Crédito: Joá Souza/Ag. A TARDE
Recém-aprovado pela Câmara Federal para regulamentar os serviços de transporte individual privado pago e acessado por aplicativo de celular, o texto-base do Projeto de Lei 5.587/16 atende às exigências defendidas pela prefeitura de Salvador, que pretende regulamentar o serviço. Porém o texto é contestado pela plataforma Uber em âmbito nacional.

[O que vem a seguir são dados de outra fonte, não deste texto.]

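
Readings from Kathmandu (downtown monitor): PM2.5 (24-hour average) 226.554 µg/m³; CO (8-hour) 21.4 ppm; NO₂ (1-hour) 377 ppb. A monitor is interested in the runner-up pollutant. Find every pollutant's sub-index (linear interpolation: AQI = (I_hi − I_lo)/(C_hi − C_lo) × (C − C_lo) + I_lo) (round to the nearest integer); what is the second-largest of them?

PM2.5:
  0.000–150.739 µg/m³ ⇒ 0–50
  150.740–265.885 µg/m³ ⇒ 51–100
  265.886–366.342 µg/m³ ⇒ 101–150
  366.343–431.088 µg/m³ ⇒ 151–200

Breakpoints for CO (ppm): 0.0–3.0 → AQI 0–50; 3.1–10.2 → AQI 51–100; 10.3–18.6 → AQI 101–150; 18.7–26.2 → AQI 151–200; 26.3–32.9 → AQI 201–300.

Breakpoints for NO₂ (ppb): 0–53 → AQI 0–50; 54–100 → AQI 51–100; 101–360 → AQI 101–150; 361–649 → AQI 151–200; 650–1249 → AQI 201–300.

PM2.5: 226.554 lies in 150.740–265.885, so I_lo=51, I_hi=100, C_lo=150.740, C_hi=265.885.
(100−51)/(265.885−150.740) × (226.554−150.740) + 51 = 49/115.145 × 75.814 + 51 ≈ 83.26 → 83.
CO 21.4: bracket 18.7–26.2 → index 151–200; slope 49/7.5, offset 2.7.
AQI = 151 + 49/7.5·2.7 ≈ 168.64 ⇒ 169.
NO₂: 377 lies in 361–649, so I_lo=151, I_hi=200, C_lo=361, C_hi=649.
(200−151)/(649−361) × (377−361) + 151 = 49/288 × 16 + 151 ≈ 153.72 → 154.
Sub-indices: PM2.5→83, CO→169, NO₂→154. Ranked high→low: 169, 154, 83. Second-highest sub-index = 154.

154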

Em nota, a empresa considera o PL “um passo atrás” no modelo de mobilidade moderna adotado em várias partes do mundo. Já a gestão municipal entende que o serviço precisa ser normatizado e atender a regras específicas.
Na Bahia, a questão da Uber tramita no Tribunal de Justiça. O serviço funciona por liminar, como lembrou o secretário de Mobilidade, Fábio Mota. Deferida em 24 de fevereiro pela juíza Ana Maria de Jesus, a liminar libera o Uber na cidade.
A decisão veio após o juiz substituto Adriano Augusto Borges, da 8ª Vara da Fazenda Pública, autorizar o motorista Adiel da Silva Marinho a trabalhar usando o aplicativo na capital.
Desde então, os órgãos públicos estão impedidos de multar ou apreender qualquer veículo que esteja fazendo esse tipo de transporte no município.
50 mil
Este é o número de motoristas cadastrados na plataforma Uber em setembro do ano passado. Em fevereiro, eram apenas 10 mil
A regulamentação seria a melhor alternativa, segundo a prefeitura. “O município defende que este transporte é público e que tenha regras para o modelo, como está na Constituição Federal”, defende Mota.
Por isso, o secretário considera que a Câmara agiu corretamente. “Temos que comemorar, é como Salvador sempre defendeu. É um transporte público, precisa de um órgão regulador para, por exemplo, selecionar motoristas”, reafirma.
O secretário preferiu não se estender sobre o assunto porque o PL ainda depende de aprovação e, conforme Mota, “pode chegar ao Senado e mudar tudo”.
Plataforma
Aplicativo mais popular no país, o Uber repercutiu o assunto por meio da assessoria de comunicação, que afirma aguardar “mudanças significativas” na emenda e um desfecho favorável quando ela for ao Senado.
“É importante frisar que o PL 5.587/16 propõe uma lei retrógrada que não regula o Uber no Brasil, mas tenta transformá-la em táxi, proibindo então este modelo de mobilidade”, divulga a assessoria de comunicação em São Paulo.
A nota cita o endereço da empresa na internet para lembrar que a Uber Technologies Inc., fundada oficialmente em junho de 2010, na cidade de São Francisco (EUA), calcula estar presente em mais de 480 cidades de 70 países.
“No Senado, o debate deve continuar, garantindo que seja ouvida a voz de milhões de pessoas no Brasil que desejam ter o direito de escolha assegurado”, completa a empresa, que reafirmou também agregar, hoje, uma malha de transportes presente em mais de 40 cidades brasileiras.
Motoristas temem que serviço seja inviabilizado
Motoristas baianos do aplicativo temem pelo futuro da atividade, usada para complemento a renda familiar ou, em muitos casos, sendo a única fonte de recursos.
“Se for esta a proposta que passe, não vai ser viável continuar sendo motorista do Uber”, declara Jivaldo Conceição, que roda em Salvador há quase um ano.
Ele acrescentou que o cadastramento de motoristas no aplicativo cresceu muito e que, por isso, ele passou a fazer corridas nos finais de semana, quando, diz, há menos concorrência.
“Se a gente ainda tiver de pagar taxas ou outras várias exigências, vou preferir rodar de mototáxi”, prevê Conceição.
Outro motorista que trabalha com a plataforma, e que não se identificou no grupo, endossa a queixa do colega. “Acabou o Uber. Não compensa pagar isso tudo para legalizar, sendo que as corridas são superbaratas”, analisa.
Os integrantes do grupo não responderam se pretende fazer algum tipo de protesto para pressionar o Congresso quando o PL estiver no Senado.
Parceiros
Conforme a Uber, a plataforma ultrapassa a marca dos 50 mil motoristas parceiros no país (dados de setembro de 2016). Em fevereiro do mesmo ano, esse quantitativo era de apenas 10 mil.
Também cresceu o número de usuários locais, agora na ordem de 13 milhões, segundo dados levantados pela assessoria de comunicação. As informações levam em conta brasileiros que usaram o aplicativo ao menos uma vez nos últimos três meses.
Comparando os números acima com os do final de 2015, quando ela tinha cerca de um milhão de usuários, a empresa tenta mostrar até que ponto tem sido alvo da escolha dos brasileiros.